"You know what I'm going to do this winter?" asks my son. "I'm going to go out at midnight when it's snowing and look at the snow. Have you ever done that?"
"Yeah, of course," I answer. "Not necessarily to look at the snow, but I've been out at midnight."
"Really? When?"
"When I had a social life. I'd go out with friends, to parties, whatever, and come back around midnight or even later sometimes."
"Do you still have a social life?" he asks.
Ummm.
I used to be a night person. Stay up late, sleep into the morning. Go out with friends. All that changed when we had kids. And then it changed a ton when our first kid got sick.
I guess I've changed, too. Now all I want to do is sleep, sleep, sleep.
I wear a cloak of fatigue. It feels like one of those anti-radiation, lead aprons, and it weighs me down so that all I long to do is cuddle into my comfy bed.
Still, I run from sofa to basement with its visible black mold (hey, it's a 90 year old house) to throw more laundry into the washing machine, then scoot 2 floors up with a basket of freshly dried clothes.
I forget to turn the basement light out but cannot even imagine walking back down again.
Stress has caught up with me, I know it. Sick kid. Now a second kid with some Lyme bands/symptoms. Struggles with my child's school system. Bills. Teaching the Core Curriculum in another school district and being evaluated based on how my students score on standardized tests. Worrying about a creative, entrepreneurial husband who is home with our sick child when he could be earning more very-much needed money.
I feel burned out. It's hard even to plan to have people over--but fortunately, my husband is a good cook and a good planner (if you're a close friend and reading this, we just don't have people over lately.) I haven't yet cleaned out the front closet. Or the refrigerator. It's summer vacation and time to go to doctors and do chores, as well as time to see friends. I need to relax.
Why the heck is my kid talking about snowflakes? I want big waves and sand!
I went to Jones Beach and got burned.

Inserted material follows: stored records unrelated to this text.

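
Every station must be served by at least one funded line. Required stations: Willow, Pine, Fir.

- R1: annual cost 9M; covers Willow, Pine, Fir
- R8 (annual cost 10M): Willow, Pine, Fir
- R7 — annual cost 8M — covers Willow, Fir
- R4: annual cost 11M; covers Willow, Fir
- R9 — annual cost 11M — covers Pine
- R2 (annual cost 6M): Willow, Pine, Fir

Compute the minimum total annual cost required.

R2 alone covers Willow, Pine, Fir — every station.
Total annual cost: 6.
No cover costs less than 6.

6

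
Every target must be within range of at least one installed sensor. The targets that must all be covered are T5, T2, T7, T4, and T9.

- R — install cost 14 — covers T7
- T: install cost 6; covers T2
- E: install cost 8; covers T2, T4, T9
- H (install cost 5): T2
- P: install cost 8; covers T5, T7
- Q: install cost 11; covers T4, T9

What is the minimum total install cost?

This is a weighted set-cover instance.
Choose E and P: together they cover T5, T2, T7, T4, T9 — every target.
Total install cost: 8 + 8 = 16.
No cover costs less than 16.

16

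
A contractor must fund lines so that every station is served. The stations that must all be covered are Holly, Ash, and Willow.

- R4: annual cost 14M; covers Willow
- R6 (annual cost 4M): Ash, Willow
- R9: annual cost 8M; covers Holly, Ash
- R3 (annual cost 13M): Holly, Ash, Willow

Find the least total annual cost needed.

Choose R6 and R9: together they cover Holly, Ash, Willow — every station.
Total annual cost: 4 + 8 = 12.
No cover costs less than 12.

12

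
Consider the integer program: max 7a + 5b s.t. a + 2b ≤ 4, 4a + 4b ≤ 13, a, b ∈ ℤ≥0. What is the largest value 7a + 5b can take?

21

(a,b)=(3,0) is feasible, giving 21.
(a,b)=(2,1) is feasible, giving 19.
(a,b)=(2,0) is feasible, giving 14.
No feasible integer point exceeds 21.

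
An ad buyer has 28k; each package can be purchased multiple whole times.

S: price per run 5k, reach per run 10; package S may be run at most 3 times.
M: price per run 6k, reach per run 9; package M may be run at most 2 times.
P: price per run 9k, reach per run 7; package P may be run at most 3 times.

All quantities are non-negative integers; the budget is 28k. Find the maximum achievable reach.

3×S and 2×M: price 27 ≤ 28, reach 3·10 + 2·9 = 48.
3×S and 1×M: price 21 ≤ 28, reach 3·10 + 1·9 = 39.
Best is 48.

48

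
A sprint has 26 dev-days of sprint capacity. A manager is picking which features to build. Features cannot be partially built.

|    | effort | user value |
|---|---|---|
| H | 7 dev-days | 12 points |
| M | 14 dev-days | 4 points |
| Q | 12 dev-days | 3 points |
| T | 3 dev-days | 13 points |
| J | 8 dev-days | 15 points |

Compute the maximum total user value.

This is an integer program with binary decision variables.
Allowing fractional choices, the relaxed optimum would be about 42.3, but features are indivisible.
M + T + J: effort 14 + 3 + 8 = 25 ≤ 26, user value 4 + 13 + 15 = 32.
H + T + J: effort 7 + 3 + 8 = 18 ≤ 26, user value 12 + 13 + 15 = 40.
Best is H, T, and J with total user value 40.

40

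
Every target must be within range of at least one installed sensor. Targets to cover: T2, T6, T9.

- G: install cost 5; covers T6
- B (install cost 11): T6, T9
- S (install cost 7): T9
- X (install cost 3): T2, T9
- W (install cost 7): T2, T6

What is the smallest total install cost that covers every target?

8

This is an integer covering problem.
Choose G and X: together they cover T2, T6, T9 — every target.
Total install cost: 5 + 3 = 8.
No cover costs less than 8.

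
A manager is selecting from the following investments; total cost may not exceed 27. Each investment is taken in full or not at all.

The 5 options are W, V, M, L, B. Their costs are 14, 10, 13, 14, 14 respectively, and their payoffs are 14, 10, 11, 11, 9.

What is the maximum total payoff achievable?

Allowing fractional choices, the relaxed optimum would be about 26.5, but investments are indivisible.
M + L: cost 13 + 14 = 27 ≤ 27, payoff 11 + 11 = 22.
W + V: cost 14 + 10 = 24 ≤ 27, payoff 14 + 10 = 24.
W + M: cost 14 + 13 = 27 ≤ 27, payoff 14 + 11 = 25.
Best is W and M with total payoff 25.

25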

I was so careful to keep my son covered in sunscreen and somehow I missed parts of my own limbs. Oops. I have the weirdest looking tan/sunburn ever. So, yeah, burned and burned out. But my son is doing better. Hallelujah!

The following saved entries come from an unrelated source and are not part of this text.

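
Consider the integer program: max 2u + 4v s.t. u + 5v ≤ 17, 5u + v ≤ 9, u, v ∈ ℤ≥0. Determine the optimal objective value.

Relaxing integrality, the LP optimum is 15.00 at (u,v) = (1.17, 3.17), which is not an integer point.
(u,v)=(1,3) is feasible, giving 14.
(u,v)=(0,3) is feasible, giving 12.
(u,v)=(1,2) is feasible, giving 10.
(u,v)=(0,2) is feasible, giving 8.
Maximum is 14 at (u,v)=(1,3).

14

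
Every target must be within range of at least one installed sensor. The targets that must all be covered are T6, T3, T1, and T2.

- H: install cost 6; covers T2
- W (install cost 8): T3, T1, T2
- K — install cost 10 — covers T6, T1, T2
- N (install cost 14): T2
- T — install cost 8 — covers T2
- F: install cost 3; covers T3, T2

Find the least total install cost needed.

13

This is an integer covering problem.
Choose K and F: together they cover T6, T3, T1, T2 — every target.
Total install cost: 10 + 3 = 13.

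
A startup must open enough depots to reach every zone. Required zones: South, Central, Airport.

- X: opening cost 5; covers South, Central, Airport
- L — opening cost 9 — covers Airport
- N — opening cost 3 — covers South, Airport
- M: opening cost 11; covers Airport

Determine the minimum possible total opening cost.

This is a weighted set-cover instance.
The greedy cost-per-new-zone heuristic would pick N and X for 8, but a cheaper cover exists.
X alone covers South, Central, Airport — every zone.
Total opening cost: 5.
No cover costs less than 5.

5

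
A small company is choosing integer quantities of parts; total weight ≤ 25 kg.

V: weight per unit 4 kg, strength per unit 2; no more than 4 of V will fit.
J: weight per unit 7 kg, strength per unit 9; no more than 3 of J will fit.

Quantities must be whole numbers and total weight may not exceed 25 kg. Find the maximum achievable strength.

29

This is a bounded integer knapsack.
1×V and 3×J: weight 25 ≤ 25, strength 1·2 + 3·9 = 29.
3×J: weight 21 ≤ 25, strength 3·9 = 27.
Best is 29.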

Doctor's office called yesterday. Surprise, surprise.
I have Lyme Disease. Me. In a way, it's not totally unexpected. For years, I've been saying, "I'm tired," or "I'm exhausted." I can bicycle many miles. I can push myself to teach and then come home and take care of my children. But I push push push. I always did and I always do. Keep on swimming, keep on swimming.
Really, I must be pretty healthy. The strange Lyme irony is that the sicker one is, the fewer the Lyme bands that show up on a test. So the sickest person will have a Lyme test that is negative. Why? The body is so inundated that it stops making antibodies. The immune system is compromised. It's possible that this is what resulted in my son's autoimmune neuropsychiatric disorder.

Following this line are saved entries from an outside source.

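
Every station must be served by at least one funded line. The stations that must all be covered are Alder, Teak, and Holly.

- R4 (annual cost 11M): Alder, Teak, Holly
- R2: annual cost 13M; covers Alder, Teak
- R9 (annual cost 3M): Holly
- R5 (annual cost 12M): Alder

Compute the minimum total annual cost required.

11

The greedy cost-per-new-station heuristic would pick R9 and R4 for 14, but a cheaper cover exists.
R4 alone covers Alder, Teak, Holly — every station.
Total annual cost: 11.
No cover costs less than 11.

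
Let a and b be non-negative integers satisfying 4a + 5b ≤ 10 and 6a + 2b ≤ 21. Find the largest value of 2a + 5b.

(a,b)=(0,2): 4·0+5·2=10≤10, 6·0+2·2=4≤21, objective 10.
(a,b)=(1,1): 4·1+5·1=9≤10, 6·1+2·1=8≤21, objective 7.
The best lattice point is (0,2), giving 10.

10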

Well, my Igenex test is lit up like fireworks. In fact, I'm CDC positive. So, I can't be THAT sick, can I?
Having Lyme Disease myself is all fresh and new for me. I have yet to decide my exact course of action, but more than a year's worth of research has shown me the right path. I'm upset, but more about the finances than about my health. Hey, the symptoms were there already, for a long time. Now I might have some recourse. And I don't have even a quarter of the symptoms many of my friends have. So, except for the fact that I'm allergic to nearly every antibiotic, I'm one of the lucky ones.
About that snow? Not ready. I need to enjoy my summer. Maybe I no longer stay out till midnight, but I still enjoy a good bike ride and a great day at the beach. And instead of snowflakes, I'll soak in the sight of fireflies and fireworks. And get to work on this stupid spirochete.